Hi,
Scenario
I have a Kafka which has a topic where the Apache logs are sent in the original format, not transformed.
This logs in one side are read and stored in HDFS to save all the apache logs for a while in their original format.
On the other side I wanted to transform them to JSON and upload them to Solr to be indexed and queried in there.
Problem
The problem is that Kafka plugins seems to only admit the following formats:
format <input text type (text|json|ltsv|msgpack)> :default => json
I wanted to have a format "apache" as in_tail has.
But this is not an option.
I read then:
To address such cases, for v0.10.46 and above, Fluentd has a pluggable system that enables the user to create their own parser formats.
How To Use
- Write a custom format plugin. See here for more information.

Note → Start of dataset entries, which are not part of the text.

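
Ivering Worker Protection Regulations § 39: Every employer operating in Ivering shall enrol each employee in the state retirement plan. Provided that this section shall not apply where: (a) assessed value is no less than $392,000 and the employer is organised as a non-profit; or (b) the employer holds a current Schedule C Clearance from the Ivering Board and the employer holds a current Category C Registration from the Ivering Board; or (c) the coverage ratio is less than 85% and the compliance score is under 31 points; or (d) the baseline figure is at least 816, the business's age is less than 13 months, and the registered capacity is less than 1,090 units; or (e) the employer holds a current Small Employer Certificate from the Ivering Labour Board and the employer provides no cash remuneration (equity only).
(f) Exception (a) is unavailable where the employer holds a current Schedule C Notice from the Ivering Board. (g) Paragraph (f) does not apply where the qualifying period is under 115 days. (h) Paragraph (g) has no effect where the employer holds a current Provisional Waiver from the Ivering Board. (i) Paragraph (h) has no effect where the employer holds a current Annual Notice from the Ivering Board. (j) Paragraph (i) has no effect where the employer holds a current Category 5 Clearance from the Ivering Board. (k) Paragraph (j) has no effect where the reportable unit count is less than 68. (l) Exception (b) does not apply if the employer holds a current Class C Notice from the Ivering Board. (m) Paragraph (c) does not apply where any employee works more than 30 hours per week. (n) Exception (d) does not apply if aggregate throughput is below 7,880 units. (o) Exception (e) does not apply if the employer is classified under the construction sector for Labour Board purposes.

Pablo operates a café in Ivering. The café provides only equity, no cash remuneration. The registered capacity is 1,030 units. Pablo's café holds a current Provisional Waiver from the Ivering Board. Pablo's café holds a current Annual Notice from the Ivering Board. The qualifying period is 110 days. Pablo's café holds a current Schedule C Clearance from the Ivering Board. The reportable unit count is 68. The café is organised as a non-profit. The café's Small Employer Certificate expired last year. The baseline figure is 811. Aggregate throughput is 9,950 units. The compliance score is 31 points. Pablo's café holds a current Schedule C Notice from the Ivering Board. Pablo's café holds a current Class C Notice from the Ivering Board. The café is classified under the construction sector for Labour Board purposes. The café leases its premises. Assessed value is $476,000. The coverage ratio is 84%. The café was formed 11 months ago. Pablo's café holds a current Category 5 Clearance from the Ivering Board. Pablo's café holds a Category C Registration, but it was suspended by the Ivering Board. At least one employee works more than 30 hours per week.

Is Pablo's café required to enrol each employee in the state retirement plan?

Exception (a): assessed value is $476,000, meeting the $392,000 threshold; the employer is a non-profit — every condition holds. However, paragraphs (f)–(k) must be considered: (f) is triggered — a current Schedule C Notice is held. (g) would limit (f) — the qualifying period is 110 days, under the 115 days limit — but (h) sets (g) aside: (h) operates against (g): a current Provisional Waiver is held. (i) applies (a current Annual Notice is held), but yields to (j): (j) operates — a current Category 5 Clearance is held. (k) is not engaged (the reportable unit count is 68, not less than 68), so (j) stands. So (a) is unavailable.
Exception (b) fails — the Category C Registration is not current.
Exception (c) fails — the compliance score is 31 points, not under 31 points.
Exception (d) fails — the baseline figure is 811, short of 816.
Exception (e) requires that the employer holds a current Small Employer Certificate from the Ivering Labour Board; but the Small Employer Certificate has expired, so (e) is unavailable.
Every exception is unavailable, so the rule governs.

Yes — Pablo's café must enrol each employee in the state retirement plan.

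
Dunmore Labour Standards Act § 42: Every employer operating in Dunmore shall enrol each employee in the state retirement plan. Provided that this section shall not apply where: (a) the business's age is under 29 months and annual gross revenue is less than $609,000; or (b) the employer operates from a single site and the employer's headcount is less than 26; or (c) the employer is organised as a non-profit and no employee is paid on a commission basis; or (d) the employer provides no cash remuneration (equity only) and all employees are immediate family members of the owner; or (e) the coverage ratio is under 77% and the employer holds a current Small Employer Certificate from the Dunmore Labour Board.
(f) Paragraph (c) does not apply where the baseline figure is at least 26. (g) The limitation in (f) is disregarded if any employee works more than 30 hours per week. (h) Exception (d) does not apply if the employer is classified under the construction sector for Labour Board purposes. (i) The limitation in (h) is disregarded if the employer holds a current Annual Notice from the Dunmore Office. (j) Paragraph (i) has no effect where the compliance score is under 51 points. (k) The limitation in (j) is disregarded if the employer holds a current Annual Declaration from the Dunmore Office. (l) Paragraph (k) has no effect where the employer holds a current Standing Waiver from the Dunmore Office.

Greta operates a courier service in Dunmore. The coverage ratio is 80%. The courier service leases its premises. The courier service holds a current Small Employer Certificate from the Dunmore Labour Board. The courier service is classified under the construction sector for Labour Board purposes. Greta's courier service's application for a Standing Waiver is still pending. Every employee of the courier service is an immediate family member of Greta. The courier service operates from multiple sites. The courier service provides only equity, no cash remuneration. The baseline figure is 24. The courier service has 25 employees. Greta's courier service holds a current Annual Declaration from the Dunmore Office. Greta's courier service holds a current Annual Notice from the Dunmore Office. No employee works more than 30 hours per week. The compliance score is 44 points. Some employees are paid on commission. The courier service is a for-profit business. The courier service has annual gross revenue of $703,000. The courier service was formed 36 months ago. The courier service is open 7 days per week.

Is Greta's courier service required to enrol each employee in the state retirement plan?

Exception (a) fails — the business's age is 36 months, not under 29 months.
Exception (b) fails — the employer operates from multiple sites.
Exception (c) fails — the employer is for-profit.
Exception (d): remuneration is equity-only; every employee is an immediate family member — every condition holds. Applying paragraphs (h)–(l): (h) would limit (d) — the courier service is classified under the construction sector — but (i) sets (h) aside: (i) is engaged — a current Annual Notice is held. (j) would limit (i) — the compliance score is 44 points, under the 51 points limit — but (k) sets (j) aside: (k) operates against (j): a current Annual Declaration is held. (l) is not engaged (there is no Standing Waiver in force), so (k) stands. So (d) applies.
Exception (e) requires that the coverage ratio is under 77%; but the coverage ratio is 80%, not under 77%, so (e) is unavailable.

No — exception (d) applies; Greta's courier service is not required to enrol each employee in the state retirement plan.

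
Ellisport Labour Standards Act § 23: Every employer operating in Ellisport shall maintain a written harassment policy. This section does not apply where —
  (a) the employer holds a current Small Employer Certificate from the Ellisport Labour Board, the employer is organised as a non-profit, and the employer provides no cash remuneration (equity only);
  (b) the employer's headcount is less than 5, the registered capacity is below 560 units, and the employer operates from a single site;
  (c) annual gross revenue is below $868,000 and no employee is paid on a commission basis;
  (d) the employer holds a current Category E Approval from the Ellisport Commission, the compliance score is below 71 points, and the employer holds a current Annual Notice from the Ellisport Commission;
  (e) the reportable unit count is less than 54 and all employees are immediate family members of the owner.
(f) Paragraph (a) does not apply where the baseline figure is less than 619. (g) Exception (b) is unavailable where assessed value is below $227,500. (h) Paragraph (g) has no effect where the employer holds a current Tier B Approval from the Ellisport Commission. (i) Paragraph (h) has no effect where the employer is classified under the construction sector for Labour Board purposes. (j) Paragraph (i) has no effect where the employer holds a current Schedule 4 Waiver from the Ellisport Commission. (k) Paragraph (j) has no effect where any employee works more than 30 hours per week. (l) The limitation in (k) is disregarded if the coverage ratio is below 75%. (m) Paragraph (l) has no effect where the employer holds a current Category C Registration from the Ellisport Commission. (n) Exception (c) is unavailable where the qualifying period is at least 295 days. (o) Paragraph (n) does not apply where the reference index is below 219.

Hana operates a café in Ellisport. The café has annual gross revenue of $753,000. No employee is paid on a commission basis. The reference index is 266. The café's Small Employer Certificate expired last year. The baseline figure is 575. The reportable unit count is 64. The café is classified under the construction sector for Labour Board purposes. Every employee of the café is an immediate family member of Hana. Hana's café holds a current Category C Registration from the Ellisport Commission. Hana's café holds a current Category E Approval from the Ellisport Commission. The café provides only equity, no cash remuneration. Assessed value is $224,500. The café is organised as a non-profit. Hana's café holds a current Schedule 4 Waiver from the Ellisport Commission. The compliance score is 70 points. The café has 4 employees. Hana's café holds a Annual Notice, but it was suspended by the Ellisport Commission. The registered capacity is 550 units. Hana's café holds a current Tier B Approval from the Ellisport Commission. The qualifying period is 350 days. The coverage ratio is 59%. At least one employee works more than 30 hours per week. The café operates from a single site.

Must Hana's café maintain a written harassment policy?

Exception (a) requires that the employer holds a current Small Employer Certificate from the Ellisport Labour Board; but the Small Employer Certificate has expired, so (a) is unavailable.
Exception (b): the employer's headcount is 4, less than the 5 limit; the registered capacity is 550 units, below the 560 units limit; the employer operates from a single site — every condition holds. Turning to paragraphs (g)–(m): (g) operates against (b): assessed value is $224,500, below the $227,500 limit. (h) would limit (g) — a current Tier B Approval is held — but (i) sets (h) aside: (i) operates against (h): the café is classified under the construction sector. (j) applies (a current Schedule 4 Waiver is held), but is itself disapplied by (k): (k) operates against (j): at least one employee exceeds 30 hours/week. (l) operates (the coverage ratio is 59%, below the 75% limit), but is itself disapplied by (m): (m) applies — a current Category C Registration is held. (b) is therefore removed.
Exception (c) is satisfied on its face — annual gross revenue is $753,000, below the $868,000 limit; no employee is paid on commission. But: (n) operates against (c): the qualifying period is 350 days, meeting the 295 days threshold. (o) is not engaged (the reference index is 266, not below 219), so (n) stands. (c) is therefore removed.
Exception (d) requires that the employer holds a current Annual Notice from the Ellisport Commission; but no current Annual Notice is held, so (d) is unavailable.
Exception (e) does not apply: the reportable unit count is 64, not less than 54.
No exception applies. The general rule governs.

Yes — Hana's café must maintain a written harassment policy.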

- From any input plugin that supports the “format” field, call the custom plugin by its name. Here is an example with in_tail.
I added the parser of Apache to /etc/td-agent/plugin/:
But it is not reading it.
By looking to the source code (fluent-plugin-kafka-0.3.1/lib/fluent/plugin/in_kafka.rb) it does not seem to read other formats as it should have happened from what was pointed by the "fluentd" documentation.
Questions
- I am doing anything wrong or missing something and what I want to do can be done easily?
- At a personal level I don't understand the fluentd design. Why each plugin (kafka,in_tail, etc) would need to create a parser for the same type of data? Would not have had more sense to create a type "apache" and anyone being able to read it?
Thanks a lot!
Carlos